# Penn 560L Slammer



## Jollymon (May 21, 2015)

Penn 560L Slammer used 3 times, before I started to switch to conventional stuff, like New (fresh filled with Sufix Tritanum 17lb.)
165.00 shipped (lower 48)


----------



## Jollymon (May 21, 2015)

Price drop to 145.00 shipped (lower 48) Till 31 July after that I'll move it elsewhere, Thanks for looking


----------



## Jollymon (May 21, 2015)

Just thinking, I mite be up for a trade, as long as it's in as nice of condition, Just a thought, What's out there


----------



## tightlinesreels (Jul 1, 2013)

What you looking for?


----------



## Jollymon (May 21, 2015)

I'm looking for something that holds 300yd of either mono or braid,


----------



## 1BadF350 (Jul 19, 2006)

Deal!!!


----------



## dialout (Feb 5, 2011)

That's funny


----------



## Jollymon (May 21, 2015)

1BadF350 said:


> Deal!!!


 Thanks Ol Buddy, it's almost as good as "Cajun Red" .

Let me clarify, Looking for something that will hold 300yd of 30lb braided line or something that holds 300yd of 20lb mono. 

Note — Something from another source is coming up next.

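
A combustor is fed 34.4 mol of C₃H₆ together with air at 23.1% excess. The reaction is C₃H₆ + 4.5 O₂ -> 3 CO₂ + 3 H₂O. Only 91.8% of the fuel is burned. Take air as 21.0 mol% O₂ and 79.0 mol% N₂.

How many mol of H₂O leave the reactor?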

I could just buy something but I don't want to add to the stock pile of reels sitting on my shelf


----------



## DaBig2na (Aug 7, 2011)

This is one that is MADE IN THE USA right?


----------



## Jollymon (May 21, 2015)

DaBig2na said:


> This is one that is MADE IN THE USA right?


Had to check, it's not


----------



## Jollymon (May 21, 2015)

Please close, it's going to a family member to get him started.


----------